ホームズはクルクルと表と裏を確認したあとにタイトルを読み上げた。
「Revelations of GlaakiⅫ《グラアキの黙示録12》…ナギくん。知っているか?」
「知らない。なんかその本…いや、やっぱなんでも無い」
ナギはその本――グラアキの黙示録からは形容できない気持ち悪さを感じた。
それは直感のようなものであり、本自体は何の変哲もなく気持ち悪さもない。ただ、何故か不快感を覚えるものだった。
「ごちゃごちゃ言ってないで貸せ。俺が確認する」
ヴィンソンがホームズの手から本を奪う。
「俺はお前らを信用してないからな重要そうな物は流石に渡せん」
そう言ってパラパラとページをめくっていく。すると何かの紙が本の隙間からこぼれ落ちる。
「何か落ちましたよ」
ホームズは紙を拾いあげると紙に書かれた文字に気がついた。
「これは血か?」
その紙に書かれた文字は黒ずんだ茶色であり、書かれてから何年も経っているようだった。
どうしても困ったことがあればこれを読むといい、さすればこれが全てを解決してくれることだろう
「なんとも怪しい本だな。店主の方も異端の宗教に手を出していたようだ」
ホームズが一度読み上げると、ヴィンソンがその紙を取る。
「これらは俺が調べる。他にも何か書き込んでいるかもしれんからな。お前たちは他を調べてくれ」
「ああ…」
ナギはヴィンソンが調べると言っていたために辞めておいたほうがいいと言いたいが、ナギの抱いた不快感は根拠もないただの勘であった。

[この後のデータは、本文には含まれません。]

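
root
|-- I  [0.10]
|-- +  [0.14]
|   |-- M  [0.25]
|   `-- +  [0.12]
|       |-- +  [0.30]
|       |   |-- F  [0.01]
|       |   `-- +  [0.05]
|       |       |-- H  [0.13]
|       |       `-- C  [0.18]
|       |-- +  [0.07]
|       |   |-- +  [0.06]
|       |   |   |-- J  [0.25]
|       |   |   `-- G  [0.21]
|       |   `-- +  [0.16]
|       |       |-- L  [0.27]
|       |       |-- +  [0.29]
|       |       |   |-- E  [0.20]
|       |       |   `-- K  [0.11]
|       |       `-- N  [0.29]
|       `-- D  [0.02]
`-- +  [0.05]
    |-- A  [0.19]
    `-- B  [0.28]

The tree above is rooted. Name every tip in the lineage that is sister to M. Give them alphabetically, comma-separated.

C, D, E, F, G, H, J, K, L, N

M attaches to the tree at the node subtending (M,((F,(H,C)),((J,G),(L,(E,K),N)),D)).
The other lineage descending from that same node — the sister group — is ((F,(H,C)),((J,G),(L,(E,K),N)),D); its 10 tips in alphabetical order are the answer.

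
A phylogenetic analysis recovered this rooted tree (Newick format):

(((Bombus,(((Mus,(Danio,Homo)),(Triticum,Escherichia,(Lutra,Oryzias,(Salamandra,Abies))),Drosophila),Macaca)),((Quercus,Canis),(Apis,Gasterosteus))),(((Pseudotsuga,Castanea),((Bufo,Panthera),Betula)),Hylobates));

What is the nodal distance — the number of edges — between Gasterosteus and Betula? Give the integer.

8

The MRCA of Gasterosteus and Betula is the root of the tree.
From Gasterosteus up to that node: 4 branches. From Betula up to the same node: 4 branches. Total: 4 + 4 = 8.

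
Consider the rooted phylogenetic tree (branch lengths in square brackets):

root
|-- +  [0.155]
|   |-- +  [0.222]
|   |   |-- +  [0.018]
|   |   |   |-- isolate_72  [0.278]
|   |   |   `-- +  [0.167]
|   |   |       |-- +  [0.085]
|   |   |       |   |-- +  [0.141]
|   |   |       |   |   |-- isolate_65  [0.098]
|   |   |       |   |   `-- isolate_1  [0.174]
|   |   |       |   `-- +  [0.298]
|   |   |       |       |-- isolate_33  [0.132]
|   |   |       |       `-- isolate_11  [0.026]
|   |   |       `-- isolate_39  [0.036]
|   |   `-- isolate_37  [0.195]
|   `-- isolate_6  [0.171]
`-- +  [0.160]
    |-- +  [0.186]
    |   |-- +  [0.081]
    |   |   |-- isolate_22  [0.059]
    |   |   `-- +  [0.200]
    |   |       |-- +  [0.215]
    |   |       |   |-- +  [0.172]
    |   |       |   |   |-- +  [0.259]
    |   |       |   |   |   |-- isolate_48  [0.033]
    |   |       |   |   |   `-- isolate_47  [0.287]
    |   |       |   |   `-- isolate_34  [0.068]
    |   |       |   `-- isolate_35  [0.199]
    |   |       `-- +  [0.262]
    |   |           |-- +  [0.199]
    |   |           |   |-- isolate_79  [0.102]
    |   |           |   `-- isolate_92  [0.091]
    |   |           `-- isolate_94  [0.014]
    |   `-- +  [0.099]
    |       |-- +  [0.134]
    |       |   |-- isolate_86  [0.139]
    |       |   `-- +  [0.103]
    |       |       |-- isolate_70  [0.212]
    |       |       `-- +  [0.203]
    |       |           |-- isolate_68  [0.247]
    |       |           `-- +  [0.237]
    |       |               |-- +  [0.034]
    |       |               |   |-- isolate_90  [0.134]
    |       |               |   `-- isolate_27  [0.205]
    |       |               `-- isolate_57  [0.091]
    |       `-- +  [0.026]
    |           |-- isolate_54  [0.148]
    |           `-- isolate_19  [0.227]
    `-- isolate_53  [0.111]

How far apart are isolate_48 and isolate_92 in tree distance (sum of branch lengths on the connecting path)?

The path runs isolate_48 → … → MRCA → … → isolate_92; the MRCA is the node subtending ((((isolate_48,isolate_47),isolate_34),isolate_35),((isolate_79,isolate_92),isolate_94)).
Branch lengths along that path: 0.033 + 0.259 + 0.172 + 0.215 + 0.262 + 0.199 + 0.091 = 1.231.

1.231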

カルト宗教の教本などは読まない方がいいという話はよく聞く。半端な気持ちで読んでしまうと逆に魅入られてしまうからだ。しかし、ヴィンソンは警官だ。警官の彼にそんなことを言うのは余計な心配だろう。
(なんにもないといいけど…)
ガチャ
扉の開く音だった。
「俺たちのところには何も無かった。こっちは何か見つかったか?」
他の部屋の調査が終了したチームがやってきた。
「ああ、ちょうどさっき店主の机からこんな物が出てきたところだ、これは俺が見る。まだ調べてない資料はそっちだ。物資の搬入や、倉庫の場所がわかりそうな物を中心に探してくれ」
「承知した」
ヴィンソンは新しく来たチームに指示を出し、ナギ達も再び作業に戻る。